Jono berdehem tipis sebelum lanjut bercerita ke kamera. “Jadi, tadinya kita berempat nggak saling kenal. Aku ketemu Remi duluan di kota sebelah tempat tinggalku. Yaudah kami akhirnya mutusin buat jalan bareng ke ibukota buat cari tau penyebab bencana ini,” Jono menyorot Remi di belakangnya.
“Lalu, aku dan Remi ketemu Farah di pengungsian kira-kira setelah jalan ngelewatin enam kota. Pas Farah denger kami mau ke ibu kota, dia langsung bilang mau ikut. Jadi ‘deh kita kayak roda bajaj, jalan bertiga,” tutur Jono yang disambut tawa teman-temannya.
“Lah, kamu aja yang roda bajaj, Jon. Aku sama Farah ‘sih nggak,” ledek Remi. Ia mengangkat alis ke arah Farah supaya meng-iya-kan.

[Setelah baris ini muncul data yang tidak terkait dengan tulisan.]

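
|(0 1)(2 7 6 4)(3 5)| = 4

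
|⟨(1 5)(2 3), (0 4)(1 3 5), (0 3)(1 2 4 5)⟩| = 720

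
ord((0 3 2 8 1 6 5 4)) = 8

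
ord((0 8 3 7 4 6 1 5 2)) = 9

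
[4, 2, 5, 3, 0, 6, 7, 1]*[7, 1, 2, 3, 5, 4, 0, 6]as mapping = [0→5, 1→2, 2→4, 3→3, 4→7, 5→0, 6→6, 7→1]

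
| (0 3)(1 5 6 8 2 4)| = 6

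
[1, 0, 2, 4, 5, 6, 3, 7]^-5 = [1, 0, 2, 6, 3, 4, 5, 7]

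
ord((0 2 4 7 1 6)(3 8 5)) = 6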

“Terus kalo aku sendirian yang jadi roda, bajajnya nggak bisa jalan, dong,” balas Jono dengan suara dibuat-buat sedih.
“Ya udah. Bajajnya masuk bengkel berarti,” sahut Farah.
“Hmmh, gitu kita-kira cerita ketemu Remi dan Farah. Terus kami bertiga lanjut jalan lagi. Setelah beberapa hari, barulah kami ketemu sama Diko.”

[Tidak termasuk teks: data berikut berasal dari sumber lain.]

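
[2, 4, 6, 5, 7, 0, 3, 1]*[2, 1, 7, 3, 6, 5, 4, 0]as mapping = [0→7, 1→6, 2→4, 3→5, 4→0, 5→2, 6→3, 7→1]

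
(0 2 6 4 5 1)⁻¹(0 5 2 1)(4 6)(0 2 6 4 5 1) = (0 2 1 6)(4 5)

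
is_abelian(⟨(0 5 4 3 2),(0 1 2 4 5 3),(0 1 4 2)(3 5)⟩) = no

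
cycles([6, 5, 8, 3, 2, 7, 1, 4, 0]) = (0 6 1 5 7 4 2 8) 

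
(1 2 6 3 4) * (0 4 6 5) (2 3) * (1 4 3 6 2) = (0 3 2 5) (1 6) 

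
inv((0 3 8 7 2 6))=(0 6 2 7 8 3)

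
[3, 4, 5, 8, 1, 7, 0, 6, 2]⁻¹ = [6, 4, 8, 0, 1, 2, 7, 5, 3]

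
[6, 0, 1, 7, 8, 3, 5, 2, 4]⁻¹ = [1, 2, 7, 5, 8, 6, 0, 3, 4]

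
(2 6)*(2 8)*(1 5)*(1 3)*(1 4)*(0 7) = (0 7)(1 5 3 4)(2 6 8)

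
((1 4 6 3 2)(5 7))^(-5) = (5 7)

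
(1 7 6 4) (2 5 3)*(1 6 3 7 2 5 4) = (1 2 4 6) (3 5 7) 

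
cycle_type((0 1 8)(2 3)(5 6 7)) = 2.3^2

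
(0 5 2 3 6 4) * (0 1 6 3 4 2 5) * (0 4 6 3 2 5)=(0 4 1 3 2 6 5)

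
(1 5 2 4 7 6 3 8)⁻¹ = (1 8 3 6 7 4 2 5)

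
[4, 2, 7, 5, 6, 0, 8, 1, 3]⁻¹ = [5, 7, 1, 8, 0, 3, 4, 2, 6]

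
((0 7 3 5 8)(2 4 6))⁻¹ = (0 8 5 3 7)(2 6 4)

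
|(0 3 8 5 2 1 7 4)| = 8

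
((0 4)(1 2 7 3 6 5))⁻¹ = (0 4)(1 5 6 3 7 2)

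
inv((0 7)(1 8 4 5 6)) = (0 7)(1 6 5 4 8)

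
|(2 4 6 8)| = 4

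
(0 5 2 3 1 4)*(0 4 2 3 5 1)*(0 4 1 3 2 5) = (0 3 4 1 5 2)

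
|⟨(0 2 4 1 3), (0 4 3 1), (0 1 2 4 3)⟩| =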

“Diko yang nemuin kita, Jon,” ralat Remi sambil menahan tawa.
“Ah, iya,” Jono menjentikkan telunjuk kepada Remi. “Sebenernya, Diko yang nemuin kami bertiga. Soalnya waktu itu, tiba-tiba ada gempa. Tahu-tahu tanah tempat duduk kami bertiga runtuh ke bawah. Ampuun, bukan maen kagetnya,” ekspresi wajah Jono dibuat seperti benar-benar terkejut. Sebelah telapak tangannya ia taruh di depan dada.